If you're looking for a content-rich experience specifically for kids, Amazon Kids Plus is a great option. You can trust that the content is safe, and you can also keep tabs on your child's activity and screen time. 

A one-year subscription will typically cost Prime members $48 and non-Prime $79, but as part of this extended Prime Day deal, new subscribers can get an annual plan of Amazon Kids Plus for as low as $25 if you're a Prime member, or $50 for the non-Prime price. This offer is available now through Aug. 7.

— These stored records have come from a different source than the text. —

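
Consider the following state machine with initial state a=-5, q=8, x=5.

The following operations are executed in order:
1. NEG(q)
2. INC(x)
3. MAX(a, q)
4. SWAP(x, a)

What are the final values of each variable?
{a: 6, q: -8, x: -5}

Step-by-step execution:
Initial: a=-5, q=8, x=5
After step 1 (NEG(q)): a=-5, q=-8, x=5
After step 2 (INC(x)): a=-5, q=-8, x=6
After step 3 (MAX(a, q)): a=-5, q=-8, x=6
After step 4 (SWAP(x, a)): a=6, q=-8, x=-5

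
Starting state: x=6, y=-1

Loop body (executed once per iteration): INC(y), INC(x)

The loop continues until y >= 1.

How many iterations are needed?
2

Tracing iterations:
Initial: x=6, y=-1
After iteration 1: x=7, y=0
After iteration 2: x=8, y=1
y >= 1 now holds, so the loop exits after 2 iterations.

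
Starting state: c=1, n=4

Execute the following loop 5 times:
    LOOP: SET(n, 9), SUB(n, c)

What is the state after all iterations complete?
c=1, n=8

Iteration trace:
Start: c=1, n=4
After iteration 1: c=1, n=8
After iteration 2: c=1, n=8
After iteration 3: c=1, n=8
After iteration 4: c=1, n=8
After iteration 5: c=1, n=8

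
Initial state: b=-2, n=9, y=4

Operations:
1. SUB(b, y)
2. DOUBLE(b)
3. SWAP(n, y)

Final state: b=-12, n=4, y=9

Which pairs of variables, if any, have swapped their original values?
(n, y)

Comparing initial and final values:
n: 9 → 4
y: 4 → 9
b: -2 → -12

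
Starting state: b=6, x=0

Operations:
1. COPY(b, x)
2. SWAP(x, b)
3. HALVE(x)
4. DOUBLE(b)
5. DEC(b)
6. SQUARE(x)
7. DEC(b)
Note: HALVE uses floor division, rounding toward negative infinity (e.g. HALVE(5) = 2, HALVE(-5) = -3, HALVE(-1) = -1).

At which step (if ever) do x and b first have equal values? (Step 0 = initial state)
Step 1

x and b first become equal after step 1.

Comparing values at each step:
Initial: x=0, b=6
After step 1: x=0, b=0 ← equal!
After step 2: x=0, b=0 ← equal!
After step 3: x=0, b=0 ← equal!
After step 4: x=0, b=0 ← equal!
After step 5: x=0, b=-1
After step 6: x=0, b=-1
After step 7: x=0, b=-2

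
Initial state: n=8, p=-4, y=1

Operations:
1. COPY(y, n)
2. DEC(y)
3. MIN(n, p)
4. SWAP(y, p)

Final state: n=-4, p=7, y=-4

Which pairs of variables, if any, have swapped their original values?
None

Comparing initial and final values:
p: -4 → 7
y: 1 → -4
n: 8 → -4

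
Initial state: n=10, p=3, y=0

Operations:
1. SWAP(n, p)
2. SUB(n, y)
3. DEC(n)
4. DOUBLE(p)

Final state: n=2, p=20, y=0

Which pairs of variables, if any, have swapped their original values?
None

Comparing initial and final values:
n: 10 → 2
p: 3 → 20
y: 0 → 0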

This all-in-one subscription plan will give your kids access to more than 20,000 books, movies, TV shows, educational apps, games, radio stations and more. It will keep your kids occupied and entertained, while also broadening their minds while they learn. Disney, PBS Kids, Nickelodeon, Sesame Street and more all contribute content, and the subscription will be accessible across all compatible devices, including Fire tablets, Fire TVs, Echo displays and speakers, Kindle e-readers, and Android, iOS and Chrome. 

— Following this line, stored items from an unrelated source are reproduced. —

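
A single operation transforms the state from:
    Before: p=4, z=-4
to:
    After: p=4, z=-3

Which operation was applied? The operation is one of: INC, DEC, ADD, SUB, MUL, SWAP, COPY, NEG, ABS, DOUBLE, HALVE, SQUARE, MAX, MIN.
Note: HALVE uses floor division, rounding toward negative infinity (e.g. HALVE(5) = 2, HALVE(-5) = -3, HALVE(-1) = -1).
INC(z)

Analyzing the change:
Before: p=4, z=-4
After: p=4, z=-3
Variable z changed from -4 to -3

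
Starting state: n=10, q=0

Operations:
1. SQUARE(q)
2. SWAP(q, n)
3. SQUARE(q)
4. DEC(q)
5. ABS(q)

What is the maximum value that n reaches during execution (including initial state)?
10

Values of n at each step:
Initial: n = 10 ← maximum
After step 1: n = 10
After step 2: n = 0
After step 3: n = 0
After step 4: n = 0
After step 5: n = 0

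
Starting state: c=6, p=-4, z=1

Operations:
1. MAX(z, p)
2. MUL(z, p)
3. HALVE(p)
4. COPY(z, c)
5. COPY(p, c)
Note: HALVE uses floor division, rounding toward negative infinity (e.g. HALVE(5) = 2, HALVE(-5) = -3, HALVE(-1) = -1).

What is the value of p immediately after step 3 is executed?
p = -2

Tracing p through execution:
Initial: p = -4
After step 1 (MAX(z, p)): p = -4
After step 2 (MUL(z, p)): p = -4
After step 3 (HALVE(p)): p = -2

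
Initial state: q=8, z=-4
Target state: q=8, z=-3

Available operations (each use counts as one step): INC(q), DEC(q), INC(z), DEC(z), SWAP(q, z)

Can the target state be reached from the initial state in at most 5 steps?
Yes

Path (1 step): INC(z)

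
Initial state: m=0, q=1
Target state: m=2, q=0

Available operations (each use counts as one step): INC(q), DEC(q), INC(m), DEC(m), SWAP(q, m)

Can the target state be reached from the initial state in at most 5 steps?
Yes

Path (2 steps): INC(q) → SWAP(q, m)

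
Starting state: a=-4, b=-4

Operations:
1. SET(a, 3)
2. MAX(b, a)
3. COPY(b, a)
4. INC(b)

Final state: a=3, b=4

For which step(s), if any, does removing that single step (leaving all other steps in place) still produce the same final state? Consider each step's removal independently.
Step(s) 2, 3

Testing removal of each single step:
Without step 1: final = a=-4, b=-3 (different)
Without step 2: final = a=3, b=4 (same)
Without step 3: final = a=3, b=4 (same)
Without step 4: final = a=3, b=3 (different)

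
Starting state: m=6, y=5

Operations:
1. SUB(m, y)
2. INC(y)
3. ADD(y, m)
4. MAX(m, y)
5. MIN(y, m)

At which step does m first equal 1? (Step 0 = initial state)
Step 1

Tracing m:
Initial: m = 6
After step 1: m = 1 ← first occurrence
After step 2: m = 1
After step 3: m = 1
After step 4: m = 7
After step 5: m = 7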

The best part? You get to be in charge of what they spend their time on. As the parent, you'll have access to easy-to-use parental controls so that you can set screen time limits, filter age-appropriate content, manage web browsing and content usage and set educational goals. This lets your kids balance fun with learning. For example, you can block games and cartoons until your kids finish their educational goals.

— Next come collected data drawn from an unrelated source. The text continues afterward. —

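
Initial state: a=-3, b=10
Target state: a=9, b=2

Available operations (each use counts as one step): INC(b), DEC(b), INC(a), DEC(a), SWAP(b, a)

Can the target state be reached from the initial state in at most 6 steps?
No

The target state cannot be reached within 6 steps.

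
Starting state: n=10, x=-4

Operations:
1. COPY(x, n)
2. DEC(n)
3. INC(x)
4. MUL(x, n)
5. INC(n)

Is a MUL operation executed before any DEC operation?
No

First MUL: step 4
First DEC: step 2
Since 4 > 2, DEC comes first.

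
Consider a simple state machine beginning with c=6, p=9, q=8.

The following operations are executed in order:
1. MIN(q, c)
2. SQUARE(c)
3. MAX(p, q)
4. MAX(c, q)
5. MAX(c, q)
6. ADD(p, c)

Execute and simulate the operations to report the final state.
{c: 36, p: 45, q: 6}

Step-by-step execution:
Initial: c=6, p=9, q=8
After step 1 (MIN(q, c)): c=6, p=9, q=6
After step 2 (SQUARE(c)): c=36, p=9, q=6
After step 3 (MAX(p, q)): c=36, p=9, q=6
After step 4 (MAX(c, q)): c=36, p=9, q=6
After step 5 (MAX(c, q)): c=36, p=9, q=6
After step 6 (ADD(p, c)): c=36, p=45, q=6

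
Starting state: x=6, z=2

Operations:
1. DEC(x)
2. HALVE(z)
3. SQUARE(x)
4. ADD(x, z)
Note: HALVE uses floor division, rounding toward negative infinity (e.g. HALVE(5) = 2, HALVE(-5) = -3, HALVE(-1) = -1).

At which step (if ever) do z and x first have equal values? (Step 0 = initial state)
Never

z and x never become equal during execution.

Comparing values at each step:
Initial: z=2, x=6
After step 1: z=2, x=5
After step 2: z=1, x=5
After step 3: z=1, x=25
After step 4: z=1, x=26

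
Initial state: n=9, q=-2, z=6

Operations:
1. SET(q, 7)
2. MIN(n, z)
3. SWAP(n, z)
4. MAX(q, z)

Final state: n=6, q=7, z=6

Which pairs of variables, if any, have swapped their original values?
None

Comparing initial and final values:
n: 9 → 6
z: 6 → 6
q: -2 → 7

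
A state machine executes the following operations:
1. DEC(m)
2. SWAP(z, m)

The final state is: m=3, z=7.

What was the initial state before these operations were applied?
m=8, z=3

Working backwards:
Final state: m=3, z=7
Before step 2 (SWAP(z, m)): m=7, z=3
Before step 1 (DEC(m)): m=8, z=3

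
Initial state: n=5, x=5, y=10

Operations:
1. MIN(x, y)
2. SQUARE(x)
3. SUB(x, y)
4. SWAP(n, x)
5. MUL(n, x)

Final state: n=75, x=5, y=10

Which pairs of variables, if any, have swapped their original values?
None

Comparing initial and final values:
x: 5 → 5
y: 10 → 10
n: 5 → 75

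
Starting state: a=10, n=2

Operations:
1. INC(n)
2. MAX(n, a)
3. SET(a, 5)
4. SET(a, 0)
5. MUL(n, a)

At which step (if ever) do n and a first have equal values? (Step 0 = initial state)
Step 2

n and a first become equal after step 2.

Comparing values at each step:
Initial: n=2, a=10
After step 1: n=3, a=10
After step 2: n=10, a=10 ← equal!
After step 3: n=10, a=5
After step 4: n=10, a=0
After step 5: n=0, a=0 ← equal!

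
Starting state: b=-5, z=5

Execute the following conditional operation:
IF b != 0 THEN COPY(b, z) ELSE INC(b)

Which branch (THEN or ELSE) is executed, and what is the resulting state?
Branch: THEN, Final state: b=5, z=5

Evaluating condition: b != 0
b = -5
Condition is True, so THEN branch executes
After COPY(b, z): b=5, z=5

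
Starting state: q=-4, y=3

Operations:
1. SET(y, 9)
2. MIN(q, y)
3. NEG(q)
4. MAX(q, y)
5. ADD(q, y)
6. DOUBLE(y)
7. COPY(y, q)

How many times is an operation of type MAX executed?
1

Counting MAX operations:
Step 4: MAX(q, y) ← MAX
Total: 1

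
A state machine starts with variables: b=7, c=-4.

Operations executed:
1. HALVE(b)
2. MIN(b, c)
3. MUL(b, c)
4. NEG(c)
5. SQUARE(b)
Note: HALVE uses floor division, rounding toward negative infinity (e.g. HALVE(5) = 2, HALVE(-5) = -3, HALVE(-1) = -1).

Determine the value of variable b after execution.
b = 256

Tracing execution:
Step 1: HALVE(b) → b = 3
Step 2: MIN(b, c) → b = -4
Step 3: MUL(b, c) → b = 16
Step 4: NEG(c) → b = 16
Step 5: SQUARE(b) → b = 256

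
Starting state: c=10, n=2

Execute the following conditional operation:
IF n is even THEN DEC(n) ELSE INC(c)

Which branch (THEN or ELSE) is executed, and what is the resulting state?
Branch: THEN, Final state: c=10, n=1

Evaluating condition: n is even
Condition is True, so THEN branch executes
After DEC(n): c=10, n=1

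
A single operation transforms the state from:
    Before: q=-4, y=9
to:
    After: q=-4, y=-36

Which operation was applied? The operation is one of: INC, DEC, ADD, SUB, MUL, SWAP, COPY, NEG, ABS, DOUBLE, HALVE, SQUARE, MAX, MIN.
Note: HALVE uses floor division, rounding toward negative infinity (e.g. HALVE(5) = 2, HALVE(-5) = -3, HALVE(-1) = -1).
MUL(y, q)

Analyzing the change:
Before: q=-4, y=9
After: q=-4, y=-36
Variable y changed from 9 to -36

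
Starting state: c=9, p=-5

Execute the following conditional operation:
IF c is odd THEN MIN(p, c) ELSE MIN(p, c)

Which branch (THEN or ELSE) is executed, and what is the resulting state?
Branch: THEN, Final state: c=9, p=-5

Evaluating condition: c is odd
Condition is True, so THEN branch executes
After MIN(p, c): c=9, p=-5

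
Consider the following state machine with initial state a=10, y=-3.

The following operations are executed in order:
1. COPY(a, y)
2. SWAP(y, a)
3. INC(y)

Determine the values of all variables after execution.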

Also, this subscription can give parents some peace of mind allowing their kids to explore. In addition to restricting content and setting time limits, Your kids can't make in-app purchases without parental approvals. And while using Amazon Kids Plus, kids can't access social media, either. And if you have more than one child? Amazon Kids Plus allows you to create up to four individual profiles, so that each kid gets their own personalized experience. 

At $5 a month (or $8 for non-Prime), this annual plan deal will definitely save you some cash. Just keep in mind that after your first year, your subscription will automatically renew at the applicable rate until you cancel. However, you may cancel your subscription at any time through your Parent Dashboard or your membership settings on Amazon.